To establish Article III standing on appeal, CQV’s appellant’s brief relied upon a declaration from a lab chief that CQV’s Adamas line of pearlescent pigment products competes with Merck’s Xirallic. The Federal Circuit ordered supplemental briefing on the standing issue to which CQV responded with additional details, including communications between Merck and CQV customers regarding potential infringement liability over the ‘861 patent.

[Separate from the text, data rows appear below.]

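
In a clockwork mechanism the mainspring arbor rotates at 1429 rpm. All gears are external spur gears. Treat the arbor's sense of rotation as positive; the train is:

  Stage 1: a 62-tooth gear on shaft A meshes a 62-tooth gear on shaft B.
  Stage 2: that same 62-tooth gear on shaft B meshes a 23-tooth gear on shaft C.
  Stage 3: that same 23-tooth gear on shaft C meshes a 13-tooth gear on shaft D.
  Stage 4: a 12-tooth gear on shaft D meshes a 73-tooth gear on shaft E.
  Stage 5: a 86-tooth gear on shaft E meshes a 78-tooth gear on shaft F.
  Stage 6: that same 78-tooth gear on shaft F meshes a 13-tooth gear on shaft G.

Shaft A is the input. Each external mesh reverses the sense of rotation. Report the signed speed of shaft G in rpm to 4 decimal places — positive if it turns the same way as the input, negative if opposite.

+7411.2942 rpm (same as input, |ω| = 7411.2942 rpm)

Stage 1 [62T→62T]: ω = 1429.0000×62/62 = 1429.0000 rpm, dir flips to −; running = −1429.0000
Stage 2 [62T→23T]: ω = 1429.0000×62/23 = 3852.0870 rpm, dir flips to +; running = +3852.0870
Stage 3 [23T→13T]: ω = 3852.0870×23/13 = 6815.2308 rpm, dir flips to −; running = −6815.2308
Stage 4 [12T→73T]: ω = 6815.2308×12/73 = 1120.3119 rpm, dir flips to +; running = +1120.3119
Stage 5 [86T→78T]: ω = 1120.3119×86/78 = 1235.2157 rpm, dir flips to −; running = −1235.2157
Stage 6 [78T→13T]: ω = 1235.2157×78/13 = 7411.2942 rpm, dir flips to +; running = +7411.2942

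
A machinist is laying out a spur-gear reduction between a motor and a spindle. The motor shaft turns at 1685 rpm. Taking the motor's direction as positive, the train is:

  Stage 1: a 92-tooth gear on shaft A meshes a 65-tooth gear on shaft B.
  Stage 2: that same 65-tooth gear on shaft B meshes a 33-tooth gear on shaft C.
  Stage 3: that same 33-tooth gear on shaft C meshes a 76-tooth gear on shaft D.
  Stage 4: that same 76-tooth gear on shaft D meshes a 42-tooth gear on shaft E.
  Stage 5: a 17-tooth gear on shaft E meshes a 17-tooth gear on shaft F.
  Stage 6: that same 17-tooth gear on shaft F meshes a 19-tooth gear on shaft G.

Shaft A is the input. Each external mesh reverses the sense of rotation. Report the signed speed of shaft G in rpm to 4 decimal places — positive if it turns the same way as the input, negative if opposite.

Stage 1 [92T→65T]: ω = 1685.0000×92/65 = 2384.9231 rpm, dir flips to −; running = −2384.9231
Stage 2 [65T→33T]: ω = 2384.9231×65/33 = 4697.5758 rpm, dir flips to +; running = +4697.5758
Stage 3 [33T→76T]: ω = 4697.5758×33/76 = 2039.7368 rpm, dir flips to −; running = −2039.7368
Stage 4 [76T→42T]: ω = 2039.7368×76/42 = 3690.9524 rpm, dir flips to +; running = +3690.9524
Stage 5 [17T→17T]: ω = 3690.9524×17/17 = 3690.9524 rpm, dir flips to −; running = −3690.9524
Stage 6 [17T→19T]: ω = 3690.9524×17/19 = 3302.4311 rpm, dir flips to +; running = +3302.4311

+3302.4311 rpm (same as input, |ω| = 3302.4311 rpm)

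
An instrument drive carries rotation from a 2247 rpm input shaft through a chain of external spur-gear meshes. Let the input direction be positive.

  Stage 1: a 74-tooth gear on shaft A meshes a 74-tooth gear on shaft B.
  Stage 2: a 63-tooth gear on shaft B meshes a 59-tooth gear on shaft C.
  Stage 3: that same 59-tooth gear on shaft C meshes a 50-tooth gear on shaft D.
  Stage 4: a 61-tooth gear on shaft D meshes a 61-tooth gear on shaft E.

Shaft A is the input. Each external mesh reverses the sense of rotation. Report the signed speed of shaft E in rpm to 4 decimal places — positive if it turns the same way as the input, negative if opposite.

+2831.2200 rpm (same as input, |ω| = 2831.2200 rpm)

Stage 1 [74T→74T]: ω = 2247.0000×74/74 = 2247.0000 rpm, dir flips to −; running = −2247.0000
Stage 2 [63T→59T]: ω = 2247.0000×63/59 = 2399.3390 rpm, dir flips to +; running = +2399.3390
Stage 3 [59T→50T]: ω = 2399.3390×59/50 = 2831.2200 rpm, dir flips to −; running = −2831.2200
Stage 4 [61T→61T]: ω = 2831.2200×61/61 = 2831.2200 rpm, dir flips to +; running = +2831.2200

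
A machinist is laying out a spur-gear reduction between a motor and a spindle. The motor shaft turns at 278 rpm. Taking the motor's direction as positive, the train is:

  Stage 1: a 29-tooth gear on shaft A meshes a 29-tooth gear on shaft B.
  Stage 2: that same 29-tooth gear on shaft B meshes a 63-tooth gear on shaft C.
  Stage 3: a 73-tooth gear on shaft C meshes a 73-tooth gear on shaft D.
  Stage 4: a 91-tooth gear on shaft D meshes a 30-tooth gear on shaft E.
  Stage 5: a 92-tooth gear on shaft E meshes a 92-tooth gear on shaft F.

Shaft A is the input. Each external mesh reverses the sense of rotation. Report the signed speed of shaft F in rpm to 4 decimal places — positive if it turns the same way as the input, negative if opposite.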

One of those customers required CQV to enter an indemnity agreement that would make CQV protect the customer against infringement allegations before they would continue purchasing Adamas.
Standing for Declaratory Judgment Actions Establishes Standard for PTAB Appeals
The Federal Circuit has previously found that such agreements to indemnify customers against patent infringement liability suffices to establish Article III standing for actions seeking declaratory judgment, citing to its 2011 decision in Arris Group v. British Telecommunications. “Because the standard for establishing standing under the Declaratory Judgment Act is the same as the standard for establishing Article III standing… CQV has shown that it has standing to pursue this appeal,” the Federal Circuit found. Although Merck said that its communications with CQV’s customers were simply identifying the general coverage of Merck’s rights, the appellate court noted that specific threats of infringement by patentees are not required under the Article III standard.
Reviewing the PTAB’s findings as to the prior art status of the Xirallic sample lot at issue, the Federal Circuit concluded that it was impossible to discern whether the Board properly evaluated the relevant evidence. CQV’s appeal challenged the Board’s decisions to discount several pieces of evidence including general statements about Xirallic’s availability, CQV’s purchase of the Xirallic sample lot prior to any proposed effective date for the ‘861 patent, and evidence that Merck manufactured a Xirallic batch in 2007 that it was incentivized to sell due to short shelf life.
The Federal Circuit found that it did not need to address any single CQV challenge because the PTAB’s ruling did not consider the record as a whole. In particular, the appellate court was bemused by the PTAB’s failure to address evidence that the Xirallic sample lot would have been made available to the public within weeks of being placed in quality control. Although Merck noted that the Board may have had reasons to discredit quality control evidence, the PTAB’s failure to discuss CQV’s evidence left the appellate court unable to reasonably discern whether the Board’s path was proper.
As a result, the Federal Circuit vacated the PTAB’s patentability determinations related to claims 1 through 17 and claim 21 of the ‘861 patent. On remand, the Federal Circuit warned the PTAB to be “careful not to overstate the required degree of certainty,” noting that CQV only had to prove by a preponderance of the evidence that the contested Xirallic sample lot was commercially available before the effective filing date.